In this Nature paper, Huang, Wang, Song, Jia and colleagues working in the groups of Jijie Chai (Westlake University in Hangzhou, China) and Jane Parker (MPIPZ in Cologne, Germany) describe how Arabidopsis plants exert fine-control of a major immune signalling machinery (called the EDS1-SAG101-NRG1 node), enabling rapid but restricted host cell death after pathogen recognition. Previous work had shown that Arabidopsis full-length (functional) NRG1 proteins (NRG1A and B), which are similar to some pathogen-sensing NLRs, are instead activated by host small molecules (SMs) generated downstream of pathogen detection. The SMs bind to and alter EDS1-SAG101 dimers so that they can associate with and activate NRG1A or B, leading to transcriptional reprogramming and cell death. In the Nature paper, the authors uncover the precise molecular mechanism by which NRG1A recognizes an SM-modified EDS1-SAG101 protein complex. Among EDS1-SAG101-NRG1A transcriptionally induced immunity genes is a truncated NRG1 protein variant (called NRG1C) which fails to signal because it lacks certain key domains. However, it effectively out-competes functional NRG1s by binding more strongly to the same surfaces created by SM-modified EDS1-SAG101.
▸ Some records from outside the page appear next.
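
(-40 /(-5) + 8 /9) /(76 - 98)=-40 /99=-0.40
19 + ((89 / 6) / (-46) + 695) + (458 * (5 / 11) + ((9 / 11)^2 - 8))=914.53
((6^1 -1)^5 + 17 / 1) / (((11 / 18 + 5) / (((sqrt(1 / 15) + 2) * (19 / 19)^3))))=18852 * sqrt(15) / 505 + 113112 / 101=1264.50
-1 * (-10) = 10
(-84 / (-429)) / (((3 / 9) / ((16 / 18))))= 224 / 429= 0.52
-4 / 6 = -2 / 3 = -0.67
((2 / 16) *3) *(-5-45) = -75 / 4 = -18.75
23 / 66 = 0.35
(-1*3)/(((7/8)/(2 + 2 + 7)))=-37.71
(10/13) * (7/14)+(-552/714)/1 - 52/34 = -2967/1547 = -1.92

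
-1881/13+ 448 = 303.31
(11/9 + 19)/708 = 0.03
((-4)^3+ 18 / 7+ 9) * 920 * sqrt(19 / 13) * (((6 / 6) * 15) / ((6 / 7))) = -844100 * sqrt(247) / 13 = -1020467.14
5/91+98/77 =1329/1001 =1.33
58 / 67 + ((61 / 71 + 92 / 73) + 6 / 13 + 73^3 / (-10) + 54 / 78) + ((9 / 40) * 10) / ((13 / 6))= -877970946563 / 22571965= -38896.52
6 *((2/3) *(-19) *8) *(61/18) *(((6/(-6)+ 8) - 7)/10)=0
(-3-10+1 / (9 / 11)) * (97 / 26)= -5141 / 117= -43.94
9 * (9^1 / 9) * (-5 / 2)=-45 / 2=-22.50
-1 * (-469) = 469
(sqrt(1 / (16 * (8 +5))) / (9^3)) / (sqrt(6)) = sqrt(78) / 227448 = 0.00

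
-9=-9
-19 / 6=-3.17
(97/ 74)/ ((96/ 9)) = 291/ 2368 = 0.12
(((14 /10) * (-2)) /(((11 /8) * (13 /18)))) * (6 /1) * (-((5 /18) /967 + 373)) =4362921696 /691405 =6310.23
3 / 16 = 0.19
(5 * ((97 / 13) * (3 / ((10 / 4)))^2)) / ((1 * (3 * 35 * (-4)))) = -291 / 2275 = -0.13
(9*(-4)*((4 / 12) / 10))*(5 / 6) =-1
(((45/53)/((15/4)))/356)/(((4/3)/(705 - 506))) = 1791/18868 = 0.09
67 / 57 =1.18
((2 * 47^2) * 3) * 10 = 132540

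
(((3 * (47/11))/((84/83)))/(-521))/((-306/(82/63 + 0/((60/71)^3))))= 159941/1546751052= 0.00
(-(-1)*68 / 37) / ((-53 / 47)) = -3196 / 1961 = -1.63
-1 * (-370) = 370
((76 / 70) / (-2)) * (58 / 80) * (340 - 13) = -180177 / 1400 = -128.70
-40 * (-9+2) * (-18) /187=-5040 /187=-26.95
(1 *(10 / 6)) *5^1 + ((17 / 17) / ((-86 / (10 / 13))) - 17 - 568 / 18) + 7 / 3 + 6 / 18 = -188987 / 5031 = -37.56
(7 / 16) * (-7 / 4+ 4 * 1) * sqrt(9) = 189 / 64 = 2.95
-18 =-18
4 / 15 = 0.27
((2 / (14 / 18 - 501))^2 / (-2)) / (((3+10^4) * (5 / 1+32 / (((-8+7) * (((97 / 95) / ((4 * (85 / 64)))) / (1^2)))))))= 0.00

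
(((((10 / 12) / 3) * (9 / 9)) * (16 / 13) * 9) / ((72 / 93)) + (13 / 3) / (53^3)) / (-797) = -23076104 / 4627543791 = -0.00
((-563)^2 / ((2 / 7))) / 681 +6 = 2226955 / 1362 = 1635.06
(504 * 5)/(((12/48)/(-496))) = -4999680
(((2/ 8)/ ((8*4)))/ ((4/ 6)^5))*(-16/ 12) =-81/ 1024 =-0.08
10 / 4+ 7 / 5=39 / 10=3.90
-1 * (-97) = 97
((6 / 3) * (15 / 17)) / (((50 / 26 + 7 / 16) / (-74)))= -461760 / 8347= -55.32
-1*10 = -10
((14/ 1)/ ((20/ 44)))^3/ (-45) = -3652264/ 5625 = -649.29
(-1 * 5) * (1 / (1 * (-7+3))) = 5 / 4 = 1.25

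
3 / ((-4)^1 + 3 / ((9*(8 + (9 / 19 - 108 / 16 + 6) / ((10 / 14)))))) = -26037 / 34336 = -0.76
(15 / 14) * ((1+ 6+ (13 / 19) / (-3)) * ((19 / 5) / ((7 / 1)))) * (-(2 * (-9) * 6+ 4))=409.63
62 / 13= 4.77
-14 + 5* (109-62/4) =907/2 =453.50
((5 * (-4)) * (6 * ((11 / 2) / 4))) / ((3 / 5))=-275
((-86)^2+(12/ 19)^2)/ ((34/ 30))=40051500/ 6137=6526.23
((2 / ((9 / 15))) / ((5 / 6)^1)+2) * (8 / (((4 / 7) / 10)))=840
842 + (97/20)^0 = 843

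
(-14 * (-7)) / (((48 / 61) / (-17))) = -50813 / 24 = -2117.21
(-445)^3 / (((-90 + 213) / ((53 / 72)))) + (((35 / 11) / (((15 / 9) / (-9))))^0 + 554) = -4665504545 / 8856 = -526818.49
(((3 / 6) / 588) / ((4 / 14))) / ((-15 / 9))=-0.00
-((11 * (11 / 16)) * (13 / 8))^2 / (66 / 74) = -8322743 / 49152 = -169.33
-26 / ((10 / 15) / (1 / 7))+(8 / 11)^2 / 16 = -4691 / 847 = -5.54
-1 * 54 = -54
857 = 857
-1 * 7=-7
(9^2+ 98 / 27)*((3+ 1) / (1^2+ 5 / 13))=59410 / 243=244.49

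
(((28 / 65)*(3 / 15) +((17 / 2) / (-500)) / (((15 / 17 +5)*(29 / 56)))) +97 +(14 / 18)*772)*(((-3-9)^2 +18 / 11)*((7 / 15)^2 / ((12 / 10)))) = 129014863747049 / 6998062500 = 18435.80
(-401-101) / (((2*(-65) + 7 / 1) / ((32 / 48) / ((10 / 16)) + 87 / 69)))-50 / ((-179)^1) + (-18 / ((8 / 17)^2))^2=6616.42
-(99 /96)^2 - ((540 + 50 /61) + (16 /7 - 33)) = -223507563 /437248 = -511.17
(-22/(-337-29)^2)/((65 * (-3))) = 11/13060710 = 0.00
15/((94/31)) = 465/94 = 4.95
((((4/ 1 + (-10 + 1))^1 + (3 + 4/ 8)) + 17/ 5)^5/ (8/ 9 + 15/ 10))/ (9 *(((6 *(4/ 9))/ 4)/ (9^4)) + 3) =48737056617/ 14110450000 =3.45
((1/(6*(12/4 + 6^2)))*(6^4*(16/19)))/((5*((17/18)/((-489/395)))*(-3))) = 3379968/8293025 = 0.41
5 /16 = 0.31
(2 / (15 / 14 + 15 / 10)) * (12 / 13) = 28 / 39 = 0.72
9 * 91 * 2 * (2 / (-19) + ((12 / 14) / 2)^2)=17082 / 133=128.44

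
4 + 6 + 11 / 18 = 191 / 18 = 10.61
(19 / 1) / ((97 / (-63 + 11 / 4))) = -4579 / 388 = -11.80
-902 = -902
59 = 59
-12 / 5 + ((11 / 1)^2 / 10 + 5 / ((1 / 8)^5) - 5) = 1638447 / 10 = 163844.70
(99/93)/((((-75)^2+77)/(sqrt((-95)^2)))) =3135/176762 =0.02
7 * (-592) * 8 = -33152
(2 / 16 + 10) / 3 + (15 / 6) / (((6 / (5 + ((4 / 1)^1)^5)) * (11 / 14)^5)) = 1849084697 / 1288408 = 1435.17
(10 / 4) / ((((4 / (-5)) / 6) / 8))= -150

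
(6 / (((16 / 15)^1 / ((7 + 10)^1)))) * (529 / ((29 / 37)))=14973345 / 232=64540.28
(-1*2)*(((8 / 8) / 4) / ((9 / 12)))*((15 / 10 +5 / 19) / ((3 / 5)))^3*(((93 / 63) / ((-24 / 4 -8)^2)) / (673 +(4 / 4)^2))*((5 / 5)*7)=-1165456625 / 880730498592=-0.00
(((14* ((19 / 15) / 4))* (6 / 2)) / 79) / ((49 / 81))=1539 / 5530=0.28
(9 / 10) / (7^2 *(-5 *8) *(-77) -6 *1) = 9 / 1509140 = 0.00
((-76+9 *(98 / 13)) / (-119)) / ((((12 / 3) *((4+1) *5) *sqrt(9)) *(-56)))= -0.00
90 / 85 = 18 / 17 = 1.06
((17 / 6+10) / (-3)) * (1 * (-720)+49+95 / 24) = 2853.46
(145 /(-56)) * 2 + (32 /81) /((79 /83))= -853487 /179172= -4.76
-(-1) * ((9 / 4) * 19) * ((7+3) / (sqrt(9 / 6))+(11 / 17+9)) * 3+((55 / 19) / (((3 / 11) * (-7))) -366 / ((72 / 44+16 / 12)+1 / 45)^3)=855 * sqrt(6) / 2+26926328890627612 / 22033677708903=2269.21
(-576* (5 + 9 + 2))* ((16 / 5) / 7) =-147456 / 35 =-4213.03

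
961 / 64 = 15.02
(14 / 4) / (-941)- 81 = -152449 / 1882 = -81.00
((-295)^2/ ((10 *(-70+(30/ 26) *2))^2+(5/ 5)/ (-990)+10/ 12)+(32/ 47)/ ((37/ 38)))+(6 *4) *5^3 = 200041853671559773/ 66660860283092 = 3000.89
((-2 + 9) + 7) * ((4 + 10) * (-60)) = -11760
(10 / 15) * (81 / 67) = 54 / 67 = 0.81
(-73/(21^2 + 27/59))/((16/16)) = -0.17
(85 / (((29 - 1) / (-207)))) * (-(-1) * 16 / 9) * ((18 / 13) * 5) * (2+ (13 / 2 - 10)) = 1055700 / 91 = 11601.10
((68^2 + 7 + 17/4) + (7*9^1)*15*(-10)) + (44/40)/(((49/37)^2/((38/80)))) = -4623799779/960400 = -4814.45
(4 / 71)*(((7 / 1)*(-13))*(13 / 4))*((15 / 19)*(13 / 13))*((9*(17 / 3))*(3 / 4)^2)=-377.36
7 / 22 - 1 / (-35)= 267 / 770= 0.35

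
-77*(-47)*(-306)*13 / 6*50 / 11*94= -1025196900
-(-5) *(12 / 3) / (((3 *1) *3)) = 20 / 9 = 2.22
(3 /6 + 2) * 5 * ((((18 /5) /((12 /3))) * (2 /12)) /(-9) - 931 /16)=-69845 /96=-727.55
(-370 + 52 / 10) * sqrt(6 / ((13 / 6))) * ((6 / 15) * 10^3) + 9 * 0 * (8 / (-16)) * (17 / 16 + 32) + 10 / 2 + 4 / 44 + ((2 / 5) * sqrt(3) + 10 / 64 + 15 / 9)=-875520 * sqrt(13) / 13 + 2 * sqrt(3) / 5 + 7301 / 1056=-242817.95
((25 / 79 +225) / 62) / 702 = 4450 / 859599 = 0.01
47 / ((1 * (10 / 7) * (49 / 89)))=4183 / 70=59.76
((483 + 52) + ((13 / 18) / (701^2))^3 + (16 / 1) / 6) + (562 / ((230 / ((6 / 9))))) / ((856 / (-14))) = 4578242928408148236668717321 / 8515442900079631361354760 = 537.64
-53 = -53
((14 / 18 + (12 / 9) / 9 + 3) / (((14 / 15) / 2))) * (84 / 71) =2120 / 213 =9.95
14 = 14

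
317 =317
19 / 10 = 1.90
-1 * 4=-4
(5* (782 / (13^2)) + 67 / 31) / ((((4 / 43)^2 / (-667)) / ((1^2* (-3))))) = 490352087517 / 83824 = 5849781.54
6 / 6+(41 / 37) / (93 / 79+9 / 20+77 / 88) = 422119 / 292559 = 1.44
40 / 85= 8 / 17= 0.47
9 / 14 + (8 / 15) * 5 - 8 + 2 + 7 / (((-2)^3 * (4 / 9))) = -3131 / 672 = -4.66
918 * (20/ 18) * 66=67320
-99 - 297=-396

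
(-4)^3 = -64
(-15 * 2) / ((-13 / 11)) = 330 / 13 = 25.38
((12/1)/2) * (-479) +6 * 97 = -2292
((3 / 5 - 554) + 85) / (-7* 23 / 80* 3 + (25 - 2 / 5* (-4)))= -37472 / 1645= -22.78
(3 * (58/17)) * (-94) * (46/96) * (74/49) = -1159913/1666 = -696.23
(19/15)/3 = 0.42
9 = 9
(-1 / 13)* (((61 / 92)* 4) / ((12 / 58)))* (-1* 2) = 1769 / 897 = 1.97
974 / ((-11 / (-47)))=45778 / 11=4161.64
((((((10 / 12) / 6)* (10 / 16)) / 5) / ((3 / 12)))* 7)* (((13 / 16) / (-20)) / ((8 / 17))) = -1547 / 36864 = -0.04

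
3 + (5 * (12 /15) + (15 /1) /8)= 71 /8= 8.88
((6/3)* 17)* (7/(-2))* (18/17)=-126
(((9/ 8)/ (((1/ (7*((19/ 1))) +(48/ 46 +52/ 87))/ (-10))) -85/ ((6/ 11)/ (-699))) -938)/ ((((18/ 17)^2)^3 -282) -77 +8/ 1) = -1524846923203888127/ 4936649353326180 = -308.88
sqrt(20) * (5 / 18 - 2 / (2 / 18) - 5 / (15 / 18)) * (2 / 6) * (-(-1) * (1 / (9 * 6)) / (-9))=0.07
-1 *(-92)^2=-8464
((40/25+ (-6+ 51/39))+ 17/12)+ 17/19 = -0.78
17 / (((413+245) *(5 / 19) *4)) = 0.02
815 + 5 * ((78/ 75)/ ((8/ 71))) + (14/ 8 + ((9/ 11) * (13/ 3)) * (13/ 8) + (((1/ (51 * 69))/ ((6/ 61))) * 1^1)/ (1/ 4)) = 4035055207/ 4645080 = 868.67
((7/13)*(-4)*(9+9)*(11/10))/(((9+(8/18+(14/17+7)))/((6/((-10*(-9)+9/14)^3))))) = -14367584/722095713495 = -0.00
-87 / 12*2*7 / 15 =-203 / 30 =-6.77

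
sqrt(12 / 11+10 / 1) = sqrt(1342) / 11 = 3.33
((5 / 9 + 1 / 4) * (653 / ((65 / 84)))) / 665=18937 / 18525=1.02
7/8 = 0.88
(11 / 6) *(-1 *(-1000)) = 5500 / 3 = 1833.33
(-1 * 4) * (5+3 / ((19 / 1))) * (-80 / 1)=31360 / 19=1650.53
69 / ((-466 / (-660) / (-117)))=-2664090 / 233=-11433.86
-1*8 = -8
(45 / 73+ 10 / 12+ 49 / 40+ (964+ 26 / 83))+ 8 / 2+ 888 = 1351633013 / 727080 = 1858.99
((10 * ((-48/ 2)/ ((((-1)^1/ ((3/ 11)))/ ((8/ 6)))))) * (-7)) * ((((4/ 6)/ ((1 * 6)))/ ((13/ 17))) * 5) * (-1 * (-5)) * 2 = -1904000/ 429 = -4438.23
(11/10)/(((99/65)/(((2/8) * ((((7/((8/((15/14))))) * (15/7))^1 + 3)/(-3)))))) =-2431/8064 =-0.30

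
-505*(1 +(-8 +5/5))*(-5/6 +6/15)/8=-164.12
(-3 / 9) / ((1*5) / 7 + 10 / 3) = -7 / 85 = -0.08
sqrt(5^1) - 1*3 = -3 + sqrt(5) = -0.76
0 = 0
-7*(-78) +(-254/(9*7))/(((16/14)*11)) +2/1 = 216881/396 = 547.68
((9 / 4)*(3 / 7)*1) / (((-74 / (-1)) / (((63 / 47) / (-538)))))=-243 / 7484656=-0.00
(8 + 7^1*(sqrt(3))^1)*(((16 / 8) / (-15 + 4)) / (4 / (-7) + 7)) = -98*sqrt(3) / 495 - 112 / 495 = -0.57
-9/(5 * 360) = -1/200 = -0.00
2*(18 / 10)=18 / 5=3.60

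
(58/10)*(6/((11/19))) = 3306/55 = 60.11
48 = 48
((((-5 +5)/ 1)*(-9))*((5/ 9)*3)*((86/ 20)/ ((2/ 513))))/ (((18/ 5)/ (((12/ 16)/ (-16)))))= 0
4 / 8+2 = 5 / 2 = 2.50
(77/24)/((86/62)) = 2387/1032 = 2.31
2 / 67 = 0.03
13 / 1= 13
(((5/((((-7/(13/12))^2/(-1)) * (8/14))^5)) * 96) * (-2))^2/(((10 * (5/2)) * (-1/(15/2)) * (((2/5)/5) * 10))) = -475124094372019985970025/82143179546384206093878690840576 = -0.00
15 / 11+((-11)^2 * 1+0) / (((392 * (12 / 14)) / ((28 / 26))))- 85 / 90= 8309 / 10296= 0.81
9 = 9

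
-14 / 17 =-0.82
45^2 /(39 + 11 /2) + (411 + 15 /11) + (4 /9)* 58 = 4261414 /8811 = 483.65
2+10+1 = 13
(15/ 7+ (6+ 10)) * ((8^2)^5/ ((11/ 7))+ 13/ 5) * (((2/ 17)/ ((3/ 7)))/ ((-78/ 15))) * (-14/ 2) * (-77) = -233866338866209/ 663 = -352739575967.13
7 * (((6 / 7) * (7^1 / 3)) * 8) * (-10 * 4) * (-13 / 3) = 58240 / 3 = 19413.33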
Some important new insights into plant immunity regulation emerge from this study. First, restriction of host cell death by a competing non-functional plant component relies on initial defence and cell death mobilization by its functional counterparts – thereby creating a perfectly balanced homeostatic loop to confer resistance without severely compromising plant fitness. Second, the results show that pathogen- and ‘modified host’-activation of NLR immune receptors essentially work by the same molecular rules. These features help to rationally engineer NLRs for improved protection of crops against diseases.